Bestimmt 20 Minuten oder länger fickten wir wie die Steinesel. Wenn es mir Birgit vorhin nicht mit der Hand besorgt hätte, wäre ich wahrscheinlich innerhalb von zwei Minuten fertig gewesen, so schwangere geil war ich, aber da mein letzter Orgasmus noch nicht lange zurücklag, hielt ich es sehr lange aus. Vielleicht zu lange, denn nun war es Birgit, die sich ihrem Höhepunkt näherte.
»Ich... ich bin gleich so weit... ooooh, gleich... werde fertig!« schrie sie mich an, aber ich war noch nicht so weit.
»Noch nicht, bitte noch nicht!« schrie ich zurück. »Ich bin noch nicht so weit.«
Ohne weitere 'Diskussionen' sprang Birgit von meinem Körper. Mein Schwanz flutschte aus ihrer Möse. Dann legte sie sich auf mich und rutschte nach unten.
»Sag mir, wenn du so weit bist. Ich will mit dir zusammen kommen.« weinte sie fast.
Mein steifer Schwanz lag nun Frauen zwischen ihren herrlichen Brüsten, mit denen Birgit nun anfing, mich zu wichsen. Sie fickte mich mit ihren Brüsten. Ich hatte meine Hände unter ihren Achseln und versuchte, das Tempo zu steuern. Vielleicht eine oder zwei Minuten ging das so, als ich endlich den Saft in mir aufsteigen spürte.

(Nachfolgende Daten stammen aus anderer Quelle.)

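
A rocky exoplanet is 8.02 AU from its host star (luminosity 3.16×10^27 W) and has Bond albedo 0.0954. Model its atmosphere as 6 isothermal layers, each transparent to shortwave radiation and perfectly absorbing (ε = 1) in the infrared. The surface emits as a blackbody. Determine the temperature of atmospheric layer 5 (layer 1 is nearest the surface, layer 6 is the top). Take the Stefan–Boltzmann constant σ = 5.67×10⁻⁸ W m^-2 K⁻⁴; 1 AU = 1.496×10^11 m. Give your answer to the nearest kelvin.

193 K

d = 8.02 × 1.496×10^11 m = 1.200×10^12 m.
Spreading L over a sphere of radius d: S = 3.16×10^27/(4π·1.20×10^12²) = 174.7 W m^-2.
The effective emission temperature is T_e = [S(1−α)/(4σ)]^¼ = 162.5 K.
The net upward flux σT_e⁴ is constant between every pair of levels, so T_k⁴ = (N+1−k)T_e⁴.
T_5 = (2)^(1/4)·162.5 = 193.2 K.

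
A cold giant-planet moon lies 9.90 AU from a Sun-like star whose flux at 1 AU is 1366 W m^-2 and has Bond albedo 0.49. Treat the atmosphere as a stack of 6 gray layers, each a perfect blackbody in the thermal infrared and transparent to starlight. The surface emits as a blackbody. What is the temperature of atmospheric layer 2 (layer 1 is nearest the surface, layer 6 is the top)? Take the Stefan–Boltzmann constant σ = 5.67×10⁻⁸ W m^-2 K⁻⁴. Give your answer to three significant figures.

112 kelvin

Flux at the orbit: S = 1366/(9.90)² = 13.94 W m^-2.
Top-of-atmosphere balance: σT_e⁴ = S(1−α)/4 = 1.777 W m^-2 → T_e = 74.82 K.
The net upward flux σT_e⁴ is constant between every pair of levels, so T_k⁴ = (N+1−k)T_e⁴.
With k = 2: T_2 = (6+1−2)^¼·74.82 K = 111.9 K.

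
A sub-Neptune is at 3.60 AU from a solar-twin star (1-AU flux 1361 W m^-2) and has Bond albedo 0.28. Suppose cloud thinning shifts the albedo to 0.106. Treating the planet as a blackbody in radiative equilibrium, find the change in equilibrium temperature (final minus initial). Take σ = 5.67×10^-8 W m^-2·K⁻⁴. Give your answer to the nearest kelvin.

8 K

By the inverse-square law, S = 1361/3.60² = 105.0 W m^-2.
Before: T₁ = [105.0·0.72/(4σ)]^(1/4) = 135.1 K.
Final:   T₂ = [S(1−0.106)/(4σ)]^(1/4) = 142.6 K.
ΔT = T₂ − T₁ = 7.514 K.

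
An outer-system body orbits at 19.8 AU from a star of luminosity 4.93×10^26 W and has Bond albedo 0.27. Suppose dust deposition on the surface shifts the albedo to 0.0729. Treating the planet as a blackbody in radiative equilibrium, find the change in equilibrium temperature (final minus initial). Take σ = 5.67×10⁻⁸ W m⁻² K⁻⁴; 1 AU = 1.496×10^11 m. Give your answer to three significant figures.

Orbital distance: d = 19.8 AU = 2.962×10^12 m.
Spreading L over a sphere of radius d: S = 4.93×10^26/(4π·2.96×10^12²) = 4.471 W m⁻².
Before: T₁ = [4.471·0.73/(4σ)]^(1/4) = 61.59 K.
Final:   T₂ = [S(1−0.0729)/(4σ)]^(1/4) = 65.39 K.
ΔT = T₂ − T₁ = 3.793 K.

3.79 K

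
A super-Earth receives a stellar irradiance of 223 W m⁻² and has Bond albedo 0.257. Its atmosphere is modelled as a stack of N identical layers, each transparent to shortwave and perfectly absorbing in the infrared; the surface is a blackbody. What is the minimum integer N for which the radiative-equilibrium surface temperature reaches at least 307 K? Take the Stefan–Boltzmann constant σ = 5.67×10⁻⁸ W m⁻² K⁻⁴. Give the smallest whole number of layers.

The effective emission temperature is T_e = [S(1−α)/(4σ)]^¼ = 164.4 K.
Need (N+1)T_e⁴ ≥ T_s⁴, i.e. N+1 ≥ (307/164.4)⁴ = 12.159.
The minimum whole number is N = 12.

12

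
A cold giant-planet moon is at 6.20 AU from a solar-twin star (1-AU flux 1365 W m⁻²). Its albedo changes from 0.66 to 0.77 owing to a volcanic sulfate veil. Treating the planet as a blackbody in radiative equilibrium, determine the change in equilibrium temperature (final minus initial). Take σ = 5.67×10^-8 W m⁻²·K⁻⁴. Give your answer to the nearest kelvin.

By the inverse-square law, S = 1365/6.20² = 35.51 W m⁻².
With α = 0.66, T₁ = 85.42 K.
Final:   T₂ = [S(1−0.77)/(4σ)]^(1/4) = 77.47 K.
Change: 77.47 − 85.42 = -7.952 K.

-8 K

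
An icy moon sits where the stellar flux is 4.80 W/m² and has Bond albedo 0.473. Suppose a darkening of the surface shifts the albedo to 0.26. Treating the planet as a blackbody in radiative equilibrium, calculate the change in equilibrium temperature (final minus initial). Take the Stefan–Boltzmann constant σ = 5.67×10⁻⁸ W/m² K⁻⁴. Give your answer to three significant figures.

Initial: T₁ = [S(1−0.473)/(4σ)]^(1/4) = 57.79 K.
Final:   T₂ = [S(1−0.26)/(4σ)]^(1/4) = 62.91 K.
ΔT = T₂ − T₁ = 5.118 K.

5.12 K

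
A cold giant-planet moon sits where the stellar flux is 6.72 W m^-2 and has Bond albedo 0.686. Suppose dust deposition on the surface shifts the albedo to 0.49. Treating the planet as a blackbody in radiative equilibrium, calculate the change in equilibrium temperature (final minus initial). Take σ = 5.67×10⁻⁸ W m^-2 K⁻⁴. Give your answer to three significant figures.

Initial: T₁ = [S(1−0.686)/(4σ)]^(1/4) = 55.23 K.
With α = 0.49, T₂ = 62.35 K.
ΔT = T₂ − T₁ = 7.120 K.

7.12 K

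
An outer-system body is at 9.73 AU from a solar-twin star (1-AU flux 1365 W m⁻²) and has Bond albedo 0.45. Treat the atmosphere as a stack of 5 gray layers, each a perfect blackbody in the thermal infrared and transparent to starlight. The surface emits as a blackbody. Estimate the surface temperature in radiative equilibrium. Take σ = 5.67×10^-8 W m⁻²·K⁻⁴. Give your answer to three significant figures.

By the inverse-square law, S = 1365/9.73² = 14.42 W m⁻².
OLR = S(1−α)/4 = 1.982 W m⁻²; the top layer radiates at T_e = 76.90 K.
With N = 5 opaque layers, T_s = (N+1)^(1/4)·T_e = 6^(1/4)·76.90 = 120.3 K.

120 kelvin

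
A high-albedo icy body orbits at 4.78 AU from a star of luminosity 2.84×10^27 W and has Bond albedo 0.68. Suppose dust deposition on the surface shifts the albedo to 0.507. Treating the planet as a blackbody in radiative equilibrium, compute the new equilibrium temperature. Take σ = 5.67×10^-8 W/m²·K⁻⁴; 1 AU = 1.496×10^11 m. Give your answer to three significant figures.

176 kelvin

d = 4.78 × 1.496×10^11 m = 7.151×10^11 m.
Spreading L over a sphere of radius d: S = 2.84×10^27/(4π·7.15×10^11²) = 442.0 W/m².
New equilibrium: T₂ = [(1−0.507)·442.0/(4σ)]^(1/4) = 176.1 K.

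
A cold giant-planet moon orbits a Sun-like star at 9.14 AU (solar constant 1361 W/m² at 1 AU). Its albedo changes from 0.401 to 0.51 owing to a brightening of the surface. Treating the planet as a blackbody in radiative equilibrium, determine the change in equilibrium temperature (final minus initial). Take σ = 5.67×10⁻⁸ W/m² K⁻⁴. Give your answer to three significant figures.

-3.97 K

Flux at the orbit: S = 1361/(9.14)² = 16.29 W/m².
With α = 0.401, T₁ = 80.99 K.
Final:   T₂ = [S(1−0.51)/(4σ)]^(1/4) = 77.02 K.
Change: 77.02 − 80.99 = -3.966 K.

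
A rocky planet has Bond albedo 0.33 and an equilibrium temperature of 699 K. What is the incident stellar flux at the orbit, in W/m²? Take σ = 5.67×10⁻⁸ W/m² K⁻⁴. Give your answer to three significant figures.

80800 W/m²

From S(1−α)/4 = σT⁴: S = 4σT⁴/(1−α).
σT⁴ = 5.67×10⁻⁸·(699)⁴ = 13540 W/m².
So S = 4×13540/(1−0.33) = 80810 W/m².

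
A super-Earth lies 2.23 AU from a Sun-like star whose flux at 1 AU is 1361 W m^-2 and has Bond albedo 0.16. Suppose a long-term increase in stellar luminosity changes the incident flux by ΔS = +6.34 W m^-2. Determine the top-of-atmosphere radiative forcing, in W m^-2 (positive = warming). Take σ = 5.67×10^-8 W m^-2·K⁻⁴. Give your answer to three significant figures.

Irradiance scales as 1/d², so S = 1361 W m^-2 × (1/2.23)² = 273.7 W m^-2.
Only a fraction (1−α) is absorbed and it's spread over 4πR², so ΔF = (1−α)ΔS/4 = 1.331 W m^-2.

1.33 W m^-2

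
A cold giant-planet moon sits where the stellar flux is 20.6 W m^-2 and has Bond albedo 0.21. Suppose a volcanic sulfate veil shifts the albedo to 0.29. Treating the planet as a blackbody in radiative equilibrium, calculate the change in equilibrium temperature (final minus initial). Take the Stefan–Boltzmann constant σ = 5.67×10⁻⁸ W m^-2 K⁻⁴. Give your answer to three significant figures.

With α = 0.21, T₁ = 92.04 K.
With α = 0.29, T₂ = 89.61 K.
Change: 89.61 − 92.04 = -2.424 K.

-2.42 K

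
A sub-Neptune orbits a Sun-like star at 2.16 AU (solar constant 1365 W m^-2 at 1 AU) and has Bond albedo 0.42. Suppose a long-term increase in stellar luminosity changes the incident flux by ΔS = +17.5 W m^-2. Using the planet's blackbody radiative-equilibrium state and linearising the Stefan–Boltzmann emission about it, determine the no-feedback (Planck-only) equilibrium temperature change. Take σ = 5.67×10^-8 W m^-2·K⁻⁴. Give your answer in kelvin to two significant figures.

2.5 K

Flux at the orbit: S = 1365/(2.16)² = 292.6 W m^-2.
The baseline emission temperature is T_e = 165.4 K.
TOA radiative forcing: ΔF = (1−α)ΔS/4 = 0.58·(+17.5)/4 = 2.538 W m^-2.
Planck response: λ_P = 4σT_e³ = 4·5.67×10⁻⁸·(165.4)³ = 1.026 W m^-2/K.
ΔT₀ = ΔF/λ_P = 2.538/1.026 = 2.47 K.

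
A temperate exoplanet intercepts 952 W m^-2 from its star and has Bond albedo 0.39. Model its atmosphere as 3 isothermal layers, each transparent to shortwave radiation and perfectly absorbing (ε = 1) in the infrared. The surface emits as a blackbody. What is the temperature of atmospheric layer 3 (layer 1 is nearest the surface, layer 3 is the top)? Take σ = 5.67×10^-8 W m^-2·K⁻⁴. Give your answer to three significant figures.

225 K

The effective emission temperature is T_e = [S(1−α)/(4σ)]^¼ = 224.9 K.
In the N-layer model, layer k (counted from the surface) has T_k = (N+1−k)^(1/4)·T_e.
With k = 3: T_3 = (3+1−3)^¼·224.9 K = 224.9 K.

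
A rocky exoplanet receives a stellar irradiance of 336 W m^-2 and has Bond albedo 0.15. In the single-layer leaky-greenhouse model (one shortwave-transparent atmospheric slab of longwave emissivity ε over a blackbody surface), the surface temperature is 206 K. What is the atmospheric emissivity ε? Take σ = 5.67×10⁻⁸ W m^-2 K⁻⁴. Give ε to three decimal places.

TOA balance gives T_e = 188.4 K.
T_s⁴ = T_e⁴·2/(2−ε) → ε = 2 − 2(T_e/T_s)⁴ = 2 − 2·(188.4/206)⁴ = 0.6015.

0.601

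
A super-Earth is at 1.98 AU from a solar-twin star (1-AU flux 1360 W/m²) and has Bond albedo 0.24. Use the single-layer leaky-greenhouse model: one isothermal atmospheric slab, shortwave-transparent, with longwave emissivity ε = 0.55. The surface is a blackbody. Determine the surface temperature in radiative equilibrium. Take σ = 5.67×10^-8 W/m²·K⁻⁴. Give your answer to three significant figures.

Flux at the orbit: S = 1360/(1.98)² = 346.9 W/m².
The planet radiates to space at T_e = [S(1−α)/(4σ)]^(1/4) = 184.6 K.
The surface balance (absorbed SW + ε·downward IR = σT_s⁴) with T_a⁴ = T_s⁴/2 reduces to T_s = T_e·[2/(2−ε)]^¼ = 200.1 K.

200 K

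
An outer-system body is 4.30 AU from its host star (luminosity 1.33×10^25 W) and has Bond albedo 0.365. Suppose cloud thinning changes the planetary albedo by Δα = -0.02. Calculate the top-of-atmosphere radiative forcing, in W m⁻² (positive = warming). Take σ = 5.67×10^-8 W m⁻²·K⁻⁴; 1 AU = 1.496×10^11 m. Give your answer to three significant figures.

Orbital distance: d = 4.30 AU = 6.433×10^11 m.
Flux at the orbit: S = L/(4πd²) = 1.33×10^25/(4π·(6.43×10^11)²) = 2.558 W m⁻².
TOA radiative forcing: ΔF = −S·Δα/4 = −2.558·(-0.02)/4 = 0.01279 W m⁻².

0.0128 W m⁻²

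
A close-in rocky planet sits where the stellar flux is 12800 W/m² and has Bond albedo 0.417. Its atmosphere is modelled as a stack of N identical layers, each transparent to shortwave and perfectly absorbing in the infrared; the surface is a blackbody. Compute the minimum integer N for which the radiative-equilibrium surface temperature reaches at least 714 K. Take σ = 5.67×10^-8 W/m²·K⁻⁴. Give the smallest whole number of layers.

OLR = S(1−α)/4 = 1866 W/m²; the top layer radiates at T_e = 425.9 K.
T_s = (N+1)^(1/4)·T_e ≥ 714 K requires N+1 ≥ (T_s/T_e)⁴ = (714/425.9)⁴ = 7.899.
The minimum whole number is N = 7.

7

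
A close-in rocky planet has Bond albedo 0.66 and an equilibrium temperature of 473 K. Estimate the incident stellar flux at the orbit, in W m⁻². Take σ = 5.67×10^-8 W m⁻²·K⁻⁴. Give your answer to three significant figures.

33400 W m⁻²

From S(1−α)/4 = σT⁴: S = 4σT⁴/(1−α).
The emitted flux is σT⁴ = 2838 W m⁻².
So S = 4×2838/(1−0.66) = 33390 W m⁻².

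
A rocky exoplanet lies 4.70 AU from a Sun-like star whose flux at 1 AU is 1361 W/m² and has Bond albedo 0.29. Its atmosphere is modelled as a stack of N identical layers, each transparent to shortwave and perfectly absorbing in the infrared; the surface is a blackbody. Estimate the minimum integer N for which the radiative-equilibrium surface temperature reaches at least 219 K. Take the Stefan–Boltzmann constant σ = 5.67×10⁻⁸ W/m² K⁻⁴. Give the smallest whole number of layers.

11

Irradiance scales as 1/d², so S = 1361 W/m² × (1/4.70)² = 61.61 W/m².
OLR = S(1−α)/4 = 10.94 W/m²; the top layer radiates at T_e = 117.8 K.
Since T_s⁴ = (N+1)T_e⁴, we need N ≥ (T_s/T_e)⁴ − 1 = 10.926.
The minimum whole number is N = 11.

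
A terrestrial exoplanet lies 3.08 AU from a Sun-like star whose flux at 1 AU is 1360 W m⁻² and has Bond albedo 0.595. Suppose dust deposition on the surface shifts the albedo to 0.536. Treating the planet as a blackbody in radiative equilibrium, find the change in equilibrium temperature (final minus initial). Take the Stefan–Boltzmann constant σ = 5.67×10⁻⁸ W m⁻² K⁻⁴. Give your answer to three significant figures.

4.37 K

Irradiance scales as 1/d², so S = 1360 W m⁻² × (1/3.08)² = 143.4 W m⁻².
With α = 0.595, T₁ = 126.5 K.
Final:   T₂ = [S(1−0.536)/(4σ)]^(1/4) = 130.9 K.
Change: 130.9 − 126.5 = 4.375 K.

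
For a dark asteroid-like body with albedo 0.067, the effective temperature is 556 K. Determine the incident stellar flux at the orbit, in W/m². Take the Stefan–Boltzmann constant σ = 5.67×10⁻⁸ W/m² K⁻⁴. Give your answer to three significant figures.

Invert the energy balance for S: S = 4σT⁴/(1−α).
The emitted flux is σT⁴ = 5419 W/m².
So S = 4×5419/(1−0.067) = 23230 W/m².

23200 W/m²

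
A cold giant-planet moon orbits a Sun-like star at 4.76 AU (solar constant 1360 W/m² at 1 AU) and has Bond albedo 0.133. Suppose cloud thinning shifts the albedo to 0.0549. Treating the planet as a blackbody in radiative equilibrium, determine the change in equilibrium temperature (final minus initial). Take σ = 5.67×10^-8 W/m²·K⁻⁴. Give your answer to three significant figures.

2.68 K

Irradiance scales as 1/d², so S = 1360 W/m² × (1/4.76)² = 60.02 W/m².
With α = 0.133, T₁ = 123.1 K.
Final:   T₂ = [S(1−0.0549)/(4σ)]^(1/4) = 125.8 K.
Change: 125.8 − 123.1 = 2.683 K.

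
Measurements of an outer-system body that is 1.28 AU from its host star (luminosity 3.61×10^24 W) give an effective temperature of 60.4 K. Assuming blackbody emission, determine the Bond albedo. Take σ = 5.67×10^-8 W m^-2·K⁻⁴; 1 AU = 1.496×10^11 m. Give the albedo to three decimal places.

Orbital distance: d = 1.28 AU = 1.915×10^11 m.
S = L/(4πd²) = 7.835 W m^-2.
From σT⁴ = S(1−α)/4 we invert for α: 1−α = 4σT⁴/S.
4σT⁴ = 4·5.67×10⁻⁸·(60.4)⁴ = 3.018 W m^-2.
Hence α = 1 − 3.018/7.835 = 0.6147.

0.615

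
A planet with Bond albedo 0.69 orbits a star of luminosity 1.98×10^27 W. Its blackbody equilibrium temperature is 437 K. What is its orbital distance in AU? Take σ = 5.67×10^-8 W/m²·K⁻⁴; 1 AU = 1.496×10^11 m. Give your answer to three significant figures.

The flux needed for this T is 4σT⁴/(1−0.69) = 26680 W/m².
From L = 4πd²S, d = √(1.98×10^27/(4π·26680)) = 7.685×10^10 m = 0.5137 AU.

0.514 AU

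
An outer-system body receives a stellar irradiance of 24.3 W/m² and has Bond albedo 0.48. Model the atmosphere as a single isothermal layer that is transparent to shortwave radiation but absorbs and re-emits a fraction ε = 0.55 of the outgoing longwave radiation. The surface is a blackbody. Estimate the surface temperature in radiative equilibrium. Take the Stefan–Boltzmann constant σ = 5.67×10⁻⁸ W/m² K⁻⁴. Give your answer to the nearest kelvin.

94 kelvin

At the top of the atmosphere, σT_e⁴ = S(1−α)/4 = 3.159 W/m², giving T_e = 86.40 K.
For a single slab of emissivity ε, T_s⁴ = 2T_e⁴/(2−ε); thus T_s = 86.40·(1.379)^(1/4) = 93.63 K.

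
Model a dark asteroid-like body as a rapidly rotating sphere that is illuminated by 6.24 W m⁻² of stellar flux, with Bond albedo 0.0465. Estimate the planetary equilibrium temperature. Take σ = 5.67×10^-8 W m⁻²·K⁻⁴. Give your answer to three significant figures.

71.6 K

The planet absorbs (1−α)S over its disc πR² and re-emits over 4πR², so the mean absorbed flux is (1−0.0465)·6.240/4 = 1.487 W m⁻².
Balancing against σT⁴: T = (1.487/5.67×10⁻⁸)^(1/4) = 71.57 K.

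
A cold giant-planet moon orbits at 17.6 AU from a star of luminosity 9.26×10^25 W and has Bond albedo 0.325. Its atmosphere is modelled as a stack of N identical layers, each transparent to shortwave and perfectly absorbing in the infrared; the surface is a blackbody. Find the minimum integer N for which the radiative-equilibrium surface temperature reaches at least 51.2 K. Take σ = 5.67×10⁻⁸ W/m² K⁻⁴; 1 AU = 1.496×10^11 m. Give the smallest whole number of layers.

2

Orbital distance: d = 17.6 AU = 2.633×10^12 m.
S = L/(4πd²) = 1.063 W/m².
Top-of-atmosphere balance: σT_e⁴ = S(1−α)/4 = 0.1794 W/m² → T_e = 42.17 K.
Since T_s⁴ = (N+1)T_e⁴, we need N ≥ (T_s/T_e)⁴ − 1 = 1.172.
So N ≥ 1.172; the smallest integer is N = 2.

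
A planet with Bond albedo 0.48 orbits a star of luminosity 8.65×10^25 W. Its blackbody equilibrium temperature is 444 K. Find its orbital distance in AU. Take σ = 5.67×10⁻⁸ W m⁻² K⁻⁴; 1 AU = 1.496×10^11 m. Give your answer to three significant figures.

0.135 AU

Required flux: S = 4σT⁴/(1−α) = 16950 W m⁻².
Then d = [L/(4πS)]^(1/2) = 2.015×10^10 m, i.e. 0.1347 AU.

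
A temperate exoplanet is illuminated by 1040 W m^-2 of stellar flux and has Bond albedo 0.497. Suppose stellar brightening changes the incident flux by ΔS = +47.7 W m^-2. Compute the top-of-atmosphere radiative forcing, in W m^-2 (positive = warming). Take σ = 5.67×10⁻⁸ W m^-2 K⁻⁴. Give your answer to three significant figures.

6.00 W m^-2

TOA radiative forcing: ΔF = (1−α)ΔS/4 = 0.503·(+47.7)/4 = 5.998 W m^-2.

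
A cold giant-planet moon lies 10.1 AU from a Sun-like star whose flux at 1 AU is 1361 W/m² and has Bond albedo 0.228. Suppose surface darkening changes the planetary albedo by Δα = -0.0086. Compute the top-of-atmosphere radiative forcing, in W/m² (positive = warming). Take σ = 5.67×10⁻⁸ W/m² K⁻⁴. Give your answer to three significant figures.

By the inverse-square law, S = 1361/10.1² = 13.34 W/m².
ΔF = −(S/4)Δα = −(13.34/4)×(-0.0086) = 0.02868 W/m².

0.0287 W/m²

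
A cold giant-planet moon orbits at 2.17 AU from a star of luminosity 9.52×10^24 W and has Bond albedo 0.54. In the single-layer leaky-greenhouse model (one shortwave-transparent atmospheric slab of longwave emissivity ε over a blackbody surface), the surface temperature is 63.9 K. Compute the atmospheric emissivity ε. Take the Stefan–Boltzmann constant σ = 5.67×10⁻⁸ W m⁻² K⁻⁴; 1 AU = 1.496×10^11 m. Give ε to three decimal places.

Orbital distance: d = 2.17 AU = 3.246×10^11 m.
Flux at the orbit: S = L/(4πd²) = 9.52×10^24/(4π·(3.25×10^11)²) = 7.189 W m⁻².
Effective temperature: T_e = [S(1−α)/(4σ)]^(1/4) = 61.79 K.
Inverting T_s⁴ = 2T_e⁴/(2−ε): (T_e/T_s)⁴ = 0.8745, so ε = 2(1 − 0.8745) = 0.2510.

0.251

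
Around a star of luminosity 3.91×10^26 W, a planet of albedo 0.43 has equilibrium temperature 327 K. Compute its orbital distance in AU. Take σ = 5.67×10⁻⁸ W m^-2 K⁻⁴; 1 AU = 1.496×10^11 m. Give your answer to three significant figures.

0.553 AU

The flux needed for this T is 4σT⁴/(1−0.43) = 4549 W m^-2.
S = L/(4πd²) → d = √(L/4πS) = √(3.91×10^26/(4π·4549)) = 8.270×10^10 m = 0.5528 AU.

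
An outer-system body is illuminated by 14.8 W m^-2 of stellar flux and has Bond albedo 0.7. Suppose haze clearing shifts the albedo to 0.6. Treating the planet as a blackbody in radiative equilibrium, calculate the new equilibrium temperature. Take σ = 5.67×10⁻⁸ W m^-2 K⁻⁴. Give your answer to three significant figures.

New equilibrium: T₂ = [(1−0.6)·14.80/(4σ)]^(1/4) = 71.48 K.

71.5 K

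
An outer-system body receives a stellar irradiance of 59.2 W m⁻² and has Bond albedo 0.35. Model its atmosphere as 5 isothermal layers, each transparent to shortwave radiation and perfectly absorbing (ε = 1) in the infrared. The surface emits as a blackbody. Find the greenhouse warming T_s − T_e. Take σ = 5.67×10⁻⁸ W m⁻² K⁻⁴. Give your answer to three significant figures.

Top-of-atmosphere balance: σT_e⁴ = S(1−α)/4 = 9.620 W m⁻² → T_e = 114.1 K.
Surface: T_s = (6)^¼·T_e = 178.6 K.
Warming: T_s − T_e = 64.49 K.

64.5 kelvin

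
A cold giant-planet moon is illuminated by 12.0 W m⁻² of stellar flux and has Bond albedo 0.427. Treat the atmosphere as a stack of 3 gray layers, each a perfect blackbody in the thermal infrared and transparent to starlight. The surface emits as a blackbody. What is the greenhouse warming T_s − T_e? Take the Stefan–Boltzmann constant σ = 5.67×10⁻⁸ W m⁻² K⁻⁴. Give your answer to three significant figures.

The effective emission temperature is T_e = [S(1−α)/(4σ)]^¼ = 74.20 K.
T_s = (N+1)^(1/4)·T_e = 104.9 K.
Warming: T_s − T_e = 30.74 K.

30.7 K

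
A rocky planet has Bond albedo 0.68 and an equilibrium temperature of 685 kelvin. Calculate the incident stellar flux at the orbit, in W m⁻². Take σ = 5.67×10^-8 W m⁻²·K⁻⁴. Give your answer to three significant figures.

1.56×10^5 W m⁻²

Invert the energy balance for S: S = 4σT⁴/(1−α).
The emitted flux is σT⁴ = 12480 W m⁻².
So S = 4×12480/(1−0.68) = 1.560×10^5 W m⁻².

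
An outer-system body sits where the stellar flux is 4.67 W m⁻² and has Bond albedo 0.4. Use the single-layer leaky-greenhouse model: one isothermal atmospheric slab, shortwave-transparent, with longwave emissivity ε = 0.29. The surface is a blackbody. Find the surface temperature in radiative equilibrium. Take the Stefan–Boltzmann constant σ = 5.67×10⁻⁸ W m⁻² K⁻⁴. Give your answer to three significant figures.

Effective emission temperature (TOA balance): σT_e⁴ = S(1−α)/4 = 0.7005 W m⁻² → T_e = 59.29 K.
The surface balance (absorbed SW + ε·downward IR = σT_s⁴) with T_a⁴ = T_s⁴/2 reduces to T_s = T_e·[2/(2−ε)]^¼ = 61.65 K.

61.7 kelvin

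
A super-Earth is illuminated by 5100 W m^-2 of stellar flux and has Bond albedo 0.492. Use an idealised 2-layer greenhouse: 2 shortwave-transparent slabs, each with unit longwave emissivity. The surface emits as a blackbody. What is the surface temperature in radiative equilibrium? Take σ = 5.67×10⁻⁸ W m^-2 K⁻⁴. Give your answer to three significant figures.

430 kelvin

The effective emission temperature is T_e = [S(1−α)/(4σ)]^¼ = 326.9 K.
With N = 2 opaque layers, T_s = (N+1)^(1/4)·T_e = 3^(1/4)·326.9 = 430.3 K.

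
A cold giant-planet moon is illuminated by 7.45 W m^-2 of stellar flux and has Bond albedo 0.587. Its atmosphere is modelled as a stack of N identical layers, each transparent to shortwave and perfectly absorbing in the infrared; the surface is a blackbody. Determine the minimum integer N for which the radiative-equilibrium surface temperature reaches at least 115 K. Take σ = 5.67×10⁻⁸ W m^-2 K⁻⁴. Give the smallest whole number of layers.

Top-of-atmosphere balance: σT_e⁴ = S(1−α)/4 = 0.7692 W m^-2 → T_e = 60.69 K.
Need (N+1)T_e⁴ ≥ T_s⁴, i.e. N+1 ≥ (115/60.69)⁴ = 12.892.
Rounding up, N = 12.

12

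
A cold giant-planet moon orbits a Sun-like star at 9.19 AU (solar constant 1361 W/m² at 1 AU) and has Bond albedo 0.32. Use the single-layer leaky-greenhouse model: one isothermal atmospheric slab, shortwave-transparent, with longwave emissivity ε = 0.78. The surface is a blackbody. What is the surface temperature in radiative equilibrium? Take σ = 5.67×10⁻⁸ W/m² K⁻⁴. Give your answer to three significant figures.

By the inverse-square law, S = 1361/9.19² = 16.11 W/m².
Effective emission temperature (TOA balance): σT_e⁴ = S(1−α)/4 = 2.740 W/m² → T_e = 83.37 K.
Surface balance with a leaky layer gives σT_s⁴ = σT_e⁴·2/(2−ε), so T_s = T_e·[2/(2−0.78)]^(1/4) = 94.34 K.

94.3 K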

»Ich... ich glaube ich bin gleich so weit...«
Als Birgit das hörte, zog sie ihren Körper wieder nach oben. Mit einer gekonnten Bewegung ihres Beckens führte sie meinen Schwanz wieder in sich ein.
»Ja, ja, ja!« schrie sie im Rhythmus unserer Bewegungen. »Ich komme... Aaaaah!«
Ich spürte wie sich Birgits Scheide einige Male schnell zusammenzog und wieder entspannte. Sie schrie und ihre Bewegungen Lingerie waren nun so heftig, dass ich Schwierigkeiten hatte, sie auf meinem Schwanz zu halten. Dann endlich war auch ich so weit. Mit kräftigen Stößen presste ich meinen Samen durch die gesamte Länge meines steifen Schwanzes gegen die Gummiwand des Kondoms.
Langsam klangen unsere Bewegungen ab. Mit einem letzten, langgezogenen Seufzer der Erleichterung signalisierte mir Birgit, dass ihr Orgasmus vorüber war.